L’histoire de Beaumont se confond pour une large part avec
celle de sa forteresse. Le site fut habité dès l’antiquité
mais l’origine de la Cité ne remonte pas au-delà du XIème
siècle. En l’an 1070, un donjon, la Tour Salamandre, se
dresse au bord du plateau. C’est l’acte de naissance de
Beaumont. Commencée par Richilde, comtesse de Hainaut, continuée
par ses successeurs, dont Baudouin IV et V, ceci à grands frais,
cette forteresse aura dans l’ensemble, tenu son rôle. Elle a
protégé frontières et habitants. A-t-elle été incendiée, comme on
l’a dit en 1340, à l’époque de Jean de Beaumont ? Ce
n’est pas certain. On sait par contre qu’en 1408, la
guerre des Liégeois, l’une des plus cruelles du moyen-âge a
ravagé toute la région. Mais Beaumont qui avait modernisé ses
murailles échappa aux catastrophes. Après la mort du Téméraire en
1477, plus que ses voisines, Chimay et Avesnes, notre ville put
sortir sans mal d’une guerre dévastatrice. Les remparts
avaient sans doute une certaine force de dissuasion, mais en même
temps, les Beaumontois eurent de la chance. Autre chance, en 1453,
Philippe le Bon cède la terre de Beaumont aux Croÿ, c’est le
début d’un âge d’or. Peu à peu le château se transforme
en palais fastueux et la ville prend des allures de petite
capitale. S’y succèdent, Antoine, dit le grand Croÿ, son fils
Philippe, conseiller du duc de Bourgogne et Guillaume de
Croÿ-Chièvres précepteur de Charles Quint. Tous embellissent la
ville, son château et ses remparts. Sous Philippe de Croÿ, durant
le règne de Maximilien d’Autriche, des boulevards furent
aménagés devant les portes de la ville. Charles de Croÿ, enfin, le
plus célèbre et le plus fortuné, fera de Beaumont sa résidence
favorite. Né dans nos murs en 1560, il y meurt en 1612. Hélas,
vingt ans plus tard, c’est le commencement des malheurs.
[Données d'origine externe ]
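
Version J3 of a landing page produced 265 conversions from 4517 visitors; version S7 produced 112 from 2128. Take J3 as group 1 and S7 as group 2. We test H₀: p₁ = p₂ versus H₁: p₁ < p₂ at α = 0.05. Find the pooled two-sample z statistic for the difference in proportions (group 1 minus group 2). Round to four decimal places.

z = 0.9923

p̂₁ = 265/4517 = 0.058667, p̂₂ = 112/2128 = 0.052632.
Pooled p̂ = (265+112)/(4517+2128) = 377/6645 = 0.056734.
SE = √(p̂(1−p̂)(1/n₁+1/n₂)) = √(0.056734·0.943266·0.000691311) = √(3.69959e-05) = 0.006082.
z = (0.058667 − 0.052632)/0.006082 = 0.006035/0.006082 = 0.9923.
p-value = P(Z < 0.992) ≈ 0.8395; since p > α = 0.05, fail to reject H₀.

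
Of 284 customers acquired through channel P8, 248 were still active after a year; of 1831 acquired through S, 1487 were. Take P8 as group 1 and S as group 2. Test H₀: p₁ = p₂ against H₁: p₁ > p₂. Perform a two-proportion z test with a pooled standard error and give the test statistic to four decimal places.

p̂₁ = 248/284 ≈ 0.873239, p̂₂ = 1487/1831 ≈ 0.812125.
Pooled p̂ = (248+1487)/(284+1831) = 1735/2115 = 0.820331.
SE = √(0.147388 × 0.00406728) = 0.024484.
z = (0.873239 − 0.812125)/0.024484 = 0.061114/0.024484 = 2.4961.

z = 2.4961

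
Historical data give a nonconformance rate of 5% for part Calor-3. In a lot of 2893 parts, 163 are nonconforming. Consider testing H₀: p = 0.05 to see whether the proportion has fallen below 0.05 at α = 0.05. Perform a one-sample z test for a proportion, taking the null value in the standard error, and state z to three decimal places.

z = 1.565

p̂ = 163/2893 ≈ 0.05634.
Standard error under H₀: √(0.05×0.95/2893) = 0.00405.
z = (0.05634 − 0.05)/0.00405 = 0.00634/0.00405 = 1.565.
p-value = P(Z < 1.565) ≈ 0.9413; since p > α = 0.05, fail to reject H₀.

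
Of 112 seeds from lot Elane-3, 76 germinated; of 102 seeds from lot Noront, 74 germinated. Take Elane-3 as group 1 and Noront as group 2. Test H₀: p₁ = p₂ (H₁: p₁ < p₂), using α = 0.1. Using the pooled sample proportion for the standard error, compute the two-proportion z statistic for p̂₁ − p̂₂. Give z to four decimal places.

p̂₁ = 76/112 ≈ 0.678571, p̂₂ = 74/102 ≈ 0.725490.
Pooled p̂ = (76+74)/(112+102) = 150/214 = 0.700935.
SE = √(p̂(1−p̂)(1/n₁+1/n₂)) = √(0.700935·0.299065·0.0187325) = √(0.0039268) = 0.062664.
z = (0.678571 − 0.725490)/0.062664 = -0.046919/0.062664 = -0.7487.
p-value = P(Z < -0.749) ≈ 0.2270. With α = 0.1, fail to reject H₀.

z = -0.7487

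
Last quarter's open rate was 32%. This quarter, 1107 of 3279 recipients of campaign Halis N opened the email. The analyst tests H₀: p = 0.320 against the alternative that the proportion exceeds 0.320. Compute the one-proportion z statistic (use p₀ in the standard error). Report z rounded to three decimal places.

p̂ = 1107/3279 ≈ 0.337603.
Under H₀, SE = √(0.32·0.68/3279) = √(6.63617e-05) = 0.008146.
z = (0.337603 − 0.32)/0.008146 = 0.017603/0.008146 = 2.161.
p-value = P(Z > 2.161) ≈ 0.0154.

z = 2.161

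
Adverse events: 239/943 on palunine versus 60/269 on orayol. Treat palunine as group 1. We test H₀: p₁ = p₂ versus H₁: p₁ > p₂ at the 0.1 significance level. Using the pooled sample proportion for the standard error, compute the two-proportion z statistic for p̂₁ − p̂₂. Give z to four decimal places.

p̂₁ = 239/943 ≈ 0.253446, p̂₂ = 60/269 ≈ 0.223048.
Pooled p̂ = (239+60)/(943+269) = 299/1212 = 0.246700.
SE = √(p̂(1−p̂)(1/n₁+1/n₂)) = √(0.246700·0.753300·0.00477792) = √(0.000887923) = 0.029798.
z = (0.253446 − 0.223048)/0.029798 = 0.030398/0.029798 = 1.0201.
p-value = P(Z > 1.020) ≈ 0.1538. With α = 0.1, fail to reject H₀.

z = 1.0201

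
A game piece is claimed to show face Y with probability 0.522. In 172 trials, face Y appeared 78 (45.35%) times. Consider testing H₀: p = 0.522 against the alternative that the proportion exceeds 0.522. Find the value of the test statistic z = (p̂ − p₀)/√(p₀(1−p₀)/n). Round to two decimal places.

z = -1.80

p̂ = 78/172 ≈ 0.4535.
Under H₀, SE = √(0.522·0.478/172) = √(0.00145067) = 0.0381.
z = (0.4535 − 0.522)/0.0381 = -0.0685/0.0381 = -1.80.
p-value = P(Z > -1.799) ≈ 0.9640.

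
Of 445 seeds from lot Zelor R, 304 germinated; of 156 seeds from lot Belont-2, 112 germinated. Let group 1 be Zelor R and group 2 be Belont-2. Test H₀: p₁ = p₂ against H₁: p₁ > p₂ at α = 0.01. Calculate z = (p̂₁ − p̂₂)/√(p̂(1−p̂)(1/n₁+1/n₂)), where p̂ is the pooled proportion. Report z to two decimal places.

p̂₁ = 304/445 ≈ 0.6831, p̂₂ = 112/156 ≈ 0.7179.
Pooled p̂ = (304+112)/(445+156) = 416/601 = 0.6922.
SE = √(p̂(1−p̂)(1/n₁+1/n₂)) = √(0.6922·0.3078·0.00865745) = √(0.00184462) = 0.0429.
z = (0.6831 − 0.7179)/0.0429 = -0.0348/0.0429 = -0.81.
p-value = P(Z > -0.810) ≈ 0.7911; since p > α = 0.01, fail to reject H₀.

z = -0.81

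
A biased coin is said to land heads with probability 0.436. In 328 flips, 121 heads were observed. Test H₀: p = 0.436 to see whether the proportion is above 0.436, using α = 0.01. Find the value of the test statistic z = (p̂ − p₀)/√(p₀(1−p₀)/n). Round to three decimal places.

z = -2.451

p̂ = 121/328 = 0.36890.
SE = √(p₀(1−p₀)/n) = √(0.2459/328) = 0.02738.
z = (0.36890 − 0.436)/0.02738 = -0.06710/0.02738 = -2.451.
p-value = P(Z > -2.451) ≈ 0.9929. With α = 0.01, fail to reject H₀.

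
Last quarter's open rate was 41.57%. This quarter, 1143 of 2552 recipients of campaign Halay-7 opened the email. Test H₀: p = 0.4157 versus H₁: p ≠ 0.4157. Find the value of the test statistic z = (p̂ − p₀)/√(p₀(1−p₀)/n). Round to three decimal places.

p̂ = 1143/2552 = 0.447884.
Under H₀, SE = √(0.4157·0.5843/2552) = √(9.51777e-05) = 0.009756.
z = (0.447884 − 0.4157)/0.009756 = 0.032184/0.009756 = 3.299.
p-value = 2·P(Z > 3.299) ≈ 0.0010.

z = 3.299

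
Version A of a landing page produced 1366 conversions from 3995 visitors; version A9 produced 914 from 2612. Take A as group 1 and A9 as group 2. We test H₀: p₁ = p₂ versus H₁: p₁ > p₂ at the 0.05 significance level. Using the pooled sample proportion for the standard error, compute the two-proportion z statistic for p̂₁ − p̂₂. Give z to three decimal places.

z = -0.668

p̂₁ = 1366/3995 = 0.34193, p̂₂ = 914/2612 = 0.34992.
Pooled p̂ = (1366+914)/(3995+2612) = 2280/6607 = 0.34509.
SE = √(0.226002 × 0.000633161) = 0.01196.
z = (0.34193 − 0.34992)/0.01196 = -0.00799/0.01196 = -0.668.
p-value = P(Z > -0.668) ≈ 0.7481. With α = 0.05, fail to reject H₀.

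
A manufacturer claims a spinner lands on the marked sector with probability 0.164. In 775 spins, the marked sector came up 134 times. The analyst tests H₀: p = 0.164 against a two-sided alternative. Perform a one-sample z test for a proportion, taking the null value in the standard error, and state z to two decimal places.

z = 0.67

p̂ = 134/775 ≈ 0.1729.
SE = √(p₀(1−p₀)/n) = √(0.1371/775) = 0.0133.
z = (0.1729 − 0.164)/0.0133 = 0.0089/0.0133 = 0.67.
Two-sided p-value ≈ 2·Φ(−0.669) = 0.5033.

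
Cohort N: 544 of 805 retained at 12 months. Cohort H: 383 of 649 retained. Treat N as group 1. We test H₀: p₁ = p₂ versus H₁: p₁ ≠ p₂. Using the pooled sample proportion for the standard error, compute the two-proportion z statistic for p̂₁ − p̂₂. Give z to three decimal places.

z = 3.377

p̂₁ = 544/805 = 0.67578, p̂₂ = 383/649 = 0.59014.
Pooled p̂ = (544+383)/(805+649) = 927/1454 = 0.63755.
SE = √(p̂(1−p̂)(1/n₁+1/n₂)) = √(0.63755·0.36245·0.00278307) = √(0.00064311) = 0.02536.
z = (0.67578 − 0.59014)/0.02536 = 0.08564/0.02536 = 3.377.
p-value = 2·P(Z > 3.377) ≈ 0.0007.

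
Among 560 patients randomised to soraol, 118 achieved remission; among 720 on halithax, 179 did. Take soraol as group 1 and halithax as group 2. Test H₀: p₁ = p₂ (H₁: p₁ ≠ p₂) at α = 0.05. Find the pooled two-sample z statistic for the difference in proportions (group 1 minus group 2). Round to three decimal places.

z = -1.593

p̂₁ = 118/560 = 0.210714, p̂₂ = 179/720 = 0.248611.
Pooled p̂ = (118+179)/(560+720) = 297/1280 = 0.232031.
SE = √(0.178193 × 0.0031746) = 0.023784.
z = (0.210714 − 0.248611)/0.023784 = -0.037897/0.023784 = -1.593.
p-value = 2·P(Z > 1.593) ≈ 0.1111; since p > α = 0.05, fail to reject H₀.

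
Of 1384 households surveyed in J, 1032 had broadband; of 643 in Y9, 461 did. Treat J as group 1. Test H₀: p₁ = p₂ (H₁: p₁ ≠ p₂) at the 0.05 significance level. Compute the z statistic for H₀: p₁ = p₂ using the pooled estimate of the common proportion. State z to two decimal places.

z = 1.37

p̂₁ = 1032/1384 ≈ 0.7457, p̂₂ = 461/643 ≈ 0.7170.
Pooled p̂ = (1032+461)/(1384+643) = 1493/2027 = 0.7366.
SE = √(0.194041 × 0.00227775) = 0.0210.
z = (0.7457 − 0.7170)/0.0210 = 0.0287/0.0210 = 1.37.
Two-sided p-value ≈ 2·Φ(−1.366) = 0.1720; since p > α = 0.05, fail to reject H₀.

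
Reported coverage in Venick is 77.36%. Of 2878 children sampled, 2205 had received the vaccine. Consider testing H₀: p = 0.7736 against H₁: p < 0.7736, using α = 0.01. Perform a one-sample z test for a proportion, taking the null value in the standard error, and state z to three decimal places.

p̂ = 2205/2878 ≈ 0.76616.
SE = √(p₀(1−p₀)/n) = √(0.17514/2878) = 0.00780.
z = (0.76616 − 0.7736)/0.00780 = -0.00744/0.00780 = -0.954.
p-value = P(Z < -0.954) ≈ 0.1700; since p > α = 0.01, fail to reject H₀.

z = -0.954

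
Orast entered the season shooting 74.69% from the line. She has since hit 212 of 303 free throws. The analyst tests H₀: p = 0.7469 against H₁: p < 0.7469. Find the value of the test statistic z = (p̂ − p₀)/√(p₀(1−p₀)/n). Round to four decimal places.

p̂ = 212/303 = 0.699670.
SE = √(p₀(1−p₀)/n) = √(0.18904/303) = 0.024978.
z = (0.699670 − 0.7469)/0.024978 = -0.047230/0.024978 = -1.8909.
p-value = P(Z < -1.891) ≈ 0.0293.

z = -1.8909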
La
peste sévit en 1632 et tue la moitié de la population. Le curé en
témoigne dans son registre, à peu près en ces termes : " Je fus
moi-même atteint d’une tumeur à la gorge : tous mes
paroissiens m’évitaient... Seul Dieu ne m’abandonna pas
". Et en 1637, c’est le premier siège, les premiers coups de
canons, les premières brèches dans les murailles ; mais ce sera
bien pire en 1655, sous Louis XIV. Les troupes de Turenne chargées
d’exécuter Beaumont en raison de la non-observance d’un
ordre de réquisition y pénétrent et incendient la ville comme
l’attestent les registres. Une trentaine de maisons
seulement, échapperont aux cendres. Par contre, le château,
l’église et la Tour Salamandre seront en ruine. A
l’époque, la ville était entourée de 2,4 km de remparts, de
30 tours et 4 portes. Actuellement, il reste environ 1 km de
remparts, 7 tours et la poterne, la plus petite des portes. A
l’heure actuelle, la Tour Salamandre abrite un musée.
Aussi,le touriste trouvera-t-il au rez-de-chaussée des documents
qui parlent, entre autres, de la naissance de la ville, de ses
fortifications, Une exposition présente des reproductions des
miniatures de Charles de Croÿ relatives au comté de Beaumont.
Gravures et documents illustrent le passage de Charles Quint au
milieu de la célèbre famille des de Croÿ. Au 1er étage, la
généalogie des seigneurs de Beaumont. Au 2ème étage, des souvenirs
des Princes de Caraman, ainsi qu’une cellule des Soeurs
Clarisses. Au 3ème étage, un rappel du passage de Napoléon qui a
logé à Beaumont la nuit du 14 au 15 juin 1815, au château de
Maurice de Caraman, situé sur la Grand’Place.
L’artisanat régional est représenté dans les salles du 4ème
étage. La visite se termine sur la terrasse d’où l’on
découvre un magnifique panorama. Le musée de la Tour Salamandre
présente dans ses 4 étages : Nombreux documents, très divers sur
l’histoire et la vie quotidienne locale. Miniatures de
Charles de Croÿ. Souvenirs des Princes de Caraman - Chimay. Vitrine
Charles Quint Reconstitution d’une cellule des Soeurs
Clarisses. Artisanat local. Plus de 650 pièces.